HughJimBissel brought up an excellent, larger point about healthcare, and I think it’s a point worthy of discussion. Here goes…
I have VA healthcare for my serviced-induced problems, and Tricare military health insurance for everything else. It’s good enough insurance that I generally don’t consider the cost of healthcare when deciding whether or not to see a doctor. This means I have the ability to get health problems addressed while they’re still relatively manageable and inexpensive. My healthcare is also portable—meaning it isn’t tied to my employer. Thus I can take jobs without considering health benefits, which is better for me and for my employer.
I often hear people defend military healthcare with “they earned better healthcare”. This argument implies that insurance companies have some form of right to decide how much each of us gets fleeced, and do so based on weird criteria like whether or not we served in the military, got elected to Congress, work for a Fortune 500 company, etc. None of that has squat to do with how much risk each of us presents to the health insurance pool.
That’s stupid.
Further, linking health insurance quality to employment guarantees those of us who consume healthcare do so in fragmented little insurance pools. This adds unnecessary overhead and prevents us from bargaining effectively with our insurers and providers.

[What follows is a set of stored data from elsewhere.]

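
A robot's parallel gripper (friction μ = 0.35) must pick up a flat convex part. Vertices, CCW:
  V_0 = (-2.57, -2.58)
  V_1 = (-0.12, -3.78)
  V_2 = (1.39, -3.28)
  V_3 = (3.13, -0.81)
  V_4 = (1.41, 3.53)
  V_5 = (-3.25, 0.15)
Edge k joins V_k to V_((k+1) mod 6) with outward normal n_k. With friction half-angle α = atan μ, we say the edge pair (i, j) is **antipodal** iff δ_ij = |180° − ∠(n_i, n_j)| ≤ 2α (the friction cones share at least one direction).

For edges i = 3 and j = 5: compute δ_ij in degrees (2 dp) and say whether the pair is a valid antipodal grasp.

δ = 7.63°, valid

α = atan 0.35 = 19.29°;  2α = 38.58°
edge 3: e_3 = (-1.72, +4.34);  n_3 = (+0.9297, +0.3684)
edge 5: e_5 = (+0.68, -2.73);  n_5 = (-0.9704, -0.2417)
∠(n_3, n_5) = 172.37°
δ = |180° − 172.37°| = 7.63°
7.63° ≤ 2α = 38.58°  →  valid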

This is stupid and wasteful.
What we need is a single, massive insurance pool that minimizes overhead, maximizes dollars available for healthcare, and wipes a lot of no-value-added cost centers completely out of existence. All of us should be spreading risk and sharing expenses across the same pool. Spread risk is what insurance companies are supposed to do.
A common argument against socialized healthcare is that “we’ll have rationing because people will overuse it”. Bullshit. I have essentially free healthcare and I’ve lived with minor health problems simply because I couldn’t be bothered to go to the doctor for flu symptoms. My family and I, and all of the military people I know, don’t clog military hospital waiting rooms just because we have cheap access to healthcare. I didn’t get my wife or kids from Planet Stoic, and I’m sure as hell not the vision of superior health. We’re normal people who use healthcare normally. Babies and vasectomies and flu shots and stuff.
I could rattle on, but the bottom line is that our current healthcare system isn’t good for us, isn’t good for business, and isn’t an efficient use of resources.